Demikian juga halnya dalam kasus "Agama Musuh Besar Pancasila", entah karena hanya membaca judul dan paragraf pertamanya, entah karena memang dalam hatinya sudah tertanam kebencian terhadap yang bersangkutan, maka tak pelak lagi, Yudian Wahyudi yang 5 Februari 2020 lalu dilantik Presiden jokowi sebagai Kepala BPIP, langsung diserang dari segala penjuru.
Maka di sinilah kiranya publik dituntut untuk memilah dan memilih, serta bersikap dewasa agar menjadi bangsa yang mampu bersaing dengan bangsa lain yang sudah terlebih maju dalam sumber daya manusianya.

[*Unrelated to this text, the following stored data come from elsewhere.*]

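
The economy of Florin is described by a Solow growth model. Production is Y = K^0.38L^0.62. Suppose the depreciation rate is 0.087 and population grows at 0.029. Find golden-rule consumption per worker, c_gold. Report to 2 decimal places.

n + δ = 0.029 + 0.087 = 0.116.
At the golden rule the marginal product of capital equals n+δ: 0.38·k^(0.38−1) = 0.116. Solving, k_gold = (0.38/0.116)^(1/0.62) ≈ 6.7791.
y_gold = 6.7791^0.38 ≈ 2.0694.
c_gold = y_gold − (n+δ)·k_gold = 2.0694 − 0.116·6.7791 ≈ 1.2830.

c_gold ≈ 1.28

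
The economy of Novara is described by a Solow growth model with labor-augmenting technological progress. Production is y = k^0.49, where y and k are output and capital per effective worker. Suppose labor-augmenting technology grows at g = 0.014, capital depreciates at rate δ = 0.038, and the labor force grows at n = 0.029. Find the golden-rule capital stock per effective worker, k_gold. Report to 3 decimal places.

k_gold ≈ 34.101

The effective depreciation rate is n + g + δ = 0.029 + 0.014 + 0.038 = 0.081.
Setting f'(k) = n+g+δ gives 0.49·k^(0.49−1) = 0.081, hence k_gold = (0.49/0.081)^(1/0.51) ≈ 34.1010.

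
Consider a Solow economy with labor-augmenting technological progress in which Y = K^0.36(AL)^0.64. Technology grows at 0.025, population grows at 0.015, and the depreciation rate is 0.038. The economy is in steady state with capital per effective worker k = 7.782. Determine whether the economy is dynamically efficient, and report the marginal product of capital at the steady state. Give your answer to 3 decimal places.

dynamically efficient; MPK ≈ 0.097

The effective depreciation rate is n + g + δ = 0.015 + 0.025 + 0.038 = 0.078.
MPK = 0.36·k^(0.36−1) = 0.36·7.782^(-0.64) ≈ 0.0968.
MPK > 0.078, so the economy is dynamically efficient (under-saving).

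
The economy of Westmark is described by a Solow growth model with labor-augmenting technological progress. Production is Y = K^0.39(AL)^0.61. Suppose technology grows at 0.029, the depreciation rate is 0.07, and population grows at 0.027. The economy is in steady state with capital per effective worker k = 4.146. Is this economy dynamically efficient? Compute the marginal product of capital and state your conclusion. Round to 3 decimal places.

The effective depreciation rate is n + g + δ = 0.027 + 0.029 + 0.07 = 0.126.
MPK = 0.39·k^(0.39−1) = 0.39·4.146^(-0.61) ≈ 0.1638.
MPK > 0.126, so the economy is dynamically efficient (under-saving).

dynamically efficient; MPK ≈ 0.164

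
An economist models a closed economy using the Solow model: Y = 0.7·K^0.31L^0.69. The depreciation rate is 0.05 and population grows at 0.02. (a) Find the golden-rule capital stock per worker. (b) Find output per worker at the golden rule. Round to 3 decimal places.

Break-even investment rate: n + δ = 0.02 + 0.05 = 0.07.
Golden rule sets MPK = n+δ: 0.31·0.7·k^(0.31−1) = 0.07, so k_gold = (0.31·0.7/0.07)^(1/0.69) ≈ 5.1537.
y_gold = 0.7·5.1537^0.31 ≈ 1.1637.

(a) k_gold ≈ 5.154; (b) y_gold ≈ 1.164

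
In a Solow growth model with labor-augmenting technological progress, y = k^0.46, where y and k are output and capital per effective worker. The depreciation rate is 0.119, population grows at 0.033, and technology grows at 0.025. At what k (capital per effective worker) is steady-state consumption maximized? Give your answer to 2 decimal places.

Break-even investment rate: n + g + δ = 0.033 + 0.025 + 0.119 = 0.177.
At the golden rule the marginal product of capital equals n+g+δ: 0.46·k^(0.46−1) = 0.177. Solving, k_gold = (0.46/0.177)^(1/0.54) ≈ 5.8630.

k_gold ≈ 5.86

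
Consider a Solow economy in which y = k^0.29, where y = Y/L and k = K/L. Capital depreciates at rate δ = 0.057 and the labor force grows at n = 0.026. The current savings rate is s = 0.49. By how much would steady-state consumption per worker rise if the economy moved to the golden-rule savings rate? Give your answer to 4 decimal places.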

Kecuali bagi mereka, yang selama ini bersikap kontra terhadap pemerintahan Jokowi, dan yang sejak lama memang bercita-cita hendak merubah bentuk negara ini, tentu saja, akan lain lagi ceritanya.
Lalu kalau sudah clear begini, apakah media juga memiliki andil dalam mem-blow up pernyataan Kepala BPIP itu?
Tidak juga. Sebagaimana disebutkan Pepih Nugraha, salah seorang pendiri Blog Kompasiana ini, jangan juga serta-merta menyalahkan wartawan yang merekam pernyataan Yudian. Sebab, tidak tertutup kemungkinan ada "slip of tongue" saat memberi pernyataan tersebut tanpa penjelasan yang cukup, tanpa memberi konteks yang diperlukan untuk lebih memahami pernyataan tekstualnya.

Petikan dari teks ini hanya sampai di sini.